Prince Andrew has denied the allegations and claimed he could not recall ever meeting Giuffre. He later settled a lawsuit she filed against him.

Reached by phone late Thursday, Churcher said, "I'm a journalist. There was no conspiracy."

She added, "Do we really think that the U.S. Government prosecuted Jeffrey Epstein and Ghislaine Maxwell because of Sharon Churcher hatching a conspiracy? It's absurd. If I were that creative I would be writing Agatha Christie style novels."

Sigrid McCawley, Giuffre's lawyer, told ABC News in a statement, "For years, and as if their lives depended upon it, Ghislaine Maxwell and Jeffrey Epstein led a relentless effort to discredit my client, Virginia Giuffre. But the passage of time and the facts, which have survived subsequent and substantial examination and scrutiny, have proven that the information Virginia provided about being trafficked as a young girl by Maxwell and Epstein is true."

In 2011, the documents showed Giuffre was talking to Churcher about an article Vanity Fair was writing about Prince Andrew and sought advice about selling the now-notorious photo of Prince Andrew with his arm around her.

"What do you think a good price to sell this to VF should be?" Giuffre wrote in an email to Churcher.

In another email, Giuffre made the unsubstantiated claim former President Bill Clinton had previously threatened the magazine about Epstein.
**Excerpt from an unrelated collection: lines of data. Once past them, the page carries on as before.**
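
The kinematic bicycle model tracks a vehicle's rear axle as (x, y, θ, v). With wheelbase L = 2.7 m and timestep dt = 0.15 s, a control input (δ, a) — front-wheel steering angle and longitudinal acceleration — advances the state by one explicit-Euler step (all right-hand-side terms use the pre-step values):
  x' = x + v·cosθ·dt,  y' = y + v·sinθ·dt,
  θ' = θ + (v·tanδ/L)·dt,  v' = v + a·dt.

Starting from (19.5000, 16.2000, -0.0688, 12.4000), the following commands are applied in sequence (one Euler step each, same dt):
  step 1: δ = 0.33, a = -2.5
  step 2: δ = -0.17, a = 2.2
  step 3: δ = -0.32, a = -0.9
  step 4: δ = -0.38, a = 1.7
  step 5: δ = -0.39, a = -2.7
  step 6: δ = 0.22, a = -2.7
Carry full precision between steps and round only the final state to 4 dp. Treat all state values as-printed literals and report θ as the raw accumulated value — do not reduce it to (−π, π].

(29.8259, 14.1342, -0.5811, 11.6650)

after step 1 (δ=0.33, a=-2.5): (21.355600, 16.072133, 0.167162, 12.025000)
after step 2 (δ=-0.17, a=2.2): (23.134207, 16.372248, 0.052485, 12.355000)
after step 3 (δ=-0.32, a=-0.9): (24.984905, 16.469472, -0.174977, 12.220000)
after step 4 (δ=-0.38, a=1.7): (26.789916, 16.150374, -0.446134, 12.475000)
after step 5 (δ=-0.39, a=-2.7): (28.478012, 15.342965, -0.731017, 12.070000)
after step 6 (δ=0.22, a=-2.7): (29.825921, 14.134226, -0.581068, 11.665000)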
"When I was doing some research into VF yesterday, it does concern me what they could want to write about me considering that B Clinton walked into VF and threatened them not to write sex-trafficking," the email said.

Those involved have long denied this claim and Vanity Fair's editor at the time told the Telegraph in a statement published Thursday, "This categorically did not happen."

Giuffre has not accused Clinton of wrongdoing in regard to Epstein's sex crimes. After Epstein's arrest in 2019, Clinton's spokesman denied that Clinton knew about Epstein's crimes, denied Clinton was ever on Epstein's private island and said the former president had not communicated with Epstein in more than a decade.

Churcher said in response to the subpoena request that she had reported extensively on Giuffre (then known as Virginia Roberts), Jeffrey Epstein and his ties to Prince Andrew, according to a 2016 filing that was not sealed.

"At all times that I was communicating with her (or her agents), I was acting in my capacity as a journalist with Ms. Roberts (or her agents) as my sources, always with the ultimate goal of gathering information to disseminate to the public as news," Churcher said.

Maxwell is serving a 20-year prison sentence after she was convicted in 2021 of aiding Epstein's sex trafficking of young women and girls. Her appeal will be heard in March.